Example: Assume that/Fred. + Barney/is used for matching on Fred and Barney went bowling last night. We know the regular expression.
Next we will explain this process in detail: first, the sub-mode Fred will match the corresponding string. The next part of the mode is. +, which will match any character except the line break. The number of times is greater than or equal to one. However, since the plus sign (+) is greedy, it will match as much as possible. Therefore, it will match all the remaining strings, including night.
Currently, banrey is matched, but it cannot be successful because it has reached the end of the string. Because. + can still match successfully if there is only one character missing, it returns t, the last letter of the string. (It is greedy, but it hopes that the entire pattern can be matched successfully .) The sub-mode Barney tries to match again, and the result is still invalid. Therefore, the. + character is returned to the letter H and matched again. A character is followed by a character, and. + returns the matched character until it returns the string Barney. Finally, the sub-mode banrey is matched, and the entire mode is now matched.
As shown in this example, these operations cause a large number of rollback operations because these quantifiers match too many strings.
Therefore, a non-greedy method is required for each greedy quantizer. Instead of using the plus sign (+), instead of using non-Greedy quantifiers + ?, It matches once or multiple times (the meaning of the plus sign), but it matches as few times as possible rather than as many times as possible. Now let's take a look at the mode:/Fred. +? Barney/hour process:
First, Fred will be matched. Next, the next part of the mode is. + ?, The number of matched characters is not greater than 1, so it matches spaces after Fred. The next sub-mode is banrey, which cannot be matched here (because the current position is and Barney... ).. +? Then match a, and the remaining pattern continues to match. Again, Barney cannot match, so. +? Then match N, and so on. When. +? After matching the five characters, Barney can be matched. Now the pattern match is successful.

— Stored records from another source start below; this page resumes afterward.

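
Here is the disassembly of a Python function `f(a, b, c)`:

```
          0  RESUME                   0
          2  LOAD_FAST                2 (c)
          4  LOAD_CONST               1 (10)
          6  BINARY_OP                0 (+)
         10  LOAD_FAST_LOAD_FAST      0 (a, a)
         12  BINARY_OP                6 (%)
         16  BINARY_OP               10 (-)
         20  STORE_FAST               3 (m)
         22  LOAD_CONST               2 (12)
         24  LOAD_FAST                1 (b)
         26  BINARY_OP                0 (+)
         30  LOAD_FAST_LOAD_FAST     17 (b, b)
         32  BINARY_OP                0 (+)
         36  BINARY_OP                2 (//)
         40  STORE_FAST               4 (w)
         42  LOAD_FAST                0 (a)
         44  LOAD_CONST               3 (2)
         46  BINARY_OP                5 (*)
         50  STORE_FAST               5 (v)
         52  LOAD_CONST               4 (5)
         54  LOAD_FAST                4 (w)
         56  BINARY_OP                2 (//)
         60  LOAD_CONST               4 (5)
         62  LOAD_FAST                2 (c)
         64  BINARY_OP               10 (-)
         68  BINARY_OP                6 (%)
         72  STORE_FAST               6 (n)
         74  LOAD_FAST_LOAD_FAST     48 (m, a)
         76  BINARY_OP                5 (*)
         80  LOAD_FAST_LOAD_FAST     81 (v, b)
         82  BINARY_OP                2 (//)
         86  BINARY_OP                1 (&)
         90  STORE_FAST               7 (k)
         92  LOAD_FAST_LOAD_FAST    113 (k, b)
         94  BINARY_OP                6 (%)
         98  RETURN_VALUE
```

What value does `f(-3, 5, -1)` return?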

There are also some rollback operations here, but since the engine only needs to roll back and only try a few times, the speed will be greatly improved. However, this improvement relies on banrey to be found near Fred. If Fred is at the beginning of the string and Barney is at the end, the greedy quantifiers are faster. Therefore, the speed of a regular expression depends on the specific data.
Non-Greedy quantifiers are not only related to efficiency. Even if it can match (or cannot match) the same string with its corresponding greedy quantifiers, their matching parts may be different. For example, if you have some HTML text, you want to remove the <bold> and </bold> tags and keep the content in them. Below is the text:
I'm talking about the cartoon with Fred and <bold> Wilma </bold>!
The following is a method to remove a tag. What are its errors?
S # <bold> (. *) </bold> #$1 # G;
The problem is that asterisks are greedy. If the text is changed to the following, what will happen?
I thought you said Fred and <bold> Velma </bold>, not <bold> Wilma </bold>
In this case, the pattern matches the content from the first <bold> to the last </bold>, and the middle part is retained. Oh! We need non-Greedy quantifiers. What is the non-Greedy type of asterisk *?, Therefore, this mode should be:
$ # <Bold> (.*?) </Bold> #$1 # G;
Now it can be correctly executed.
Because the non-Greedy type of the plus sign is + ?, *?, You may have realized that the types of the remaining two quantifiers are similar. The non-Greedy type of curly braces looks the same, but there is a question mark after the curly braces are closed, such as {5, 10 }? Or {8 ,}?. Even question mark quantifiers have non-Greedy types :??. It matches once or 0 times, but tends to match 0 times.